Malheureusement, rien ne dit que les services étrangers ne disposeront pas, demain, de moyens techniques pour contourner ou casser ce chiffrement, si ce n’est pas déjà le cas aujourd’hui. Mais, surtout, ces arguments ne répondent en rien à la volonté politique de souveraineté technologique affichée par le président de la République. Même l’ancienne Première ministre, Élisabeth Borne, avait rappelé à tous les ministères la doctrine gouvernementale en 2023 appelée « Cloud au Centre ». Cette doctrine interdit notamment aux acteurs publics français d’utiliser un service cloud dont les données pourraient faire l’objet d’une demande d’accès d’un État tiers lorsqu’elles sont sensibles. Parmi les éléments cités : « les données qui relèvent de secrets protégés par la loi, (...) par exemple, le secret de la vie privée, le secret médical… »

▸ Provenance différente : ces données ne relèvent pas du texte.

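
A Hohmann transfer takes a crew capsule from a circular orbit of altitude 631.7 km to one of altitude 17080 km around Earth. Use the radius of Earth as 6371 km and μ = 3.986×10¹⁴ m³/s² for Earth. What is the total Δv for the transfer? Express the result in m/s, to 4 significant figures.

r₁ = 6371 + 631.7 = 7002.7 km = 7.0027×10⁶ m.
r₂ = 6371 + 17080 = 23451 km = 2.3451×10⁷ m.
Transfer ellipse a_t = (r₁ + r₂)/2 = 1.523×10⁷ m.
At r₁: circular v_c1 = √(μ/r₁) = 7545 m/s; transfer-perigee v_p = √[μ(2/r₁ − 1/a_t)] = 9363 m/s.
Δv₁ = v_p − v_c1 = 1818 m/s.
At r₂: circular v_c2 = √(μ/r₂) = 4123 m/s; transfer-apogee v_a = √[μ(2/r₂ − 1/a_t)] = 2796 m/s.
Δv₂ = v_c2 − v_a = 1327 m/s.
Total Δv = Δv₁ + Δv₂ = 3145 m/s.

Δv_total ≈ 3145 m/s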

Et si Alan explique remettre en cause sa politique de fournisseur d’hébergement tous les 3 ans, pour l’instant, aucun changement n’est prévu. « Notre obsession est de garantir la meilleure sécurité des données, et d’offrir le meilleur service, explique Charles Gorintin, cofondateur de la start-up. Nous cherchons la solution la plus sûre et la plus efficace, qu’elle soit française ou non. »
Dès l’année prochaine donc, les agents du gendarme de l’audiovisuel (l’Arcom) ou encore ceux de la Commission nationale de l’informatique et des libertés (CNIL) rattachés aux services de Matignon verront leurs données de santé hébergées chez Amazon.
Et Alan ne compte pas s’arrêter là. Si la société n’a pas candidaté à l’appel d’offres du ministère des Armées (trop complexe avec les soldats en postes hors des frontières) et de l’Éducation nationale (trop important à gérer pour une start-up), elle prévoit de se positionner sur celui du ministère de l’Économie.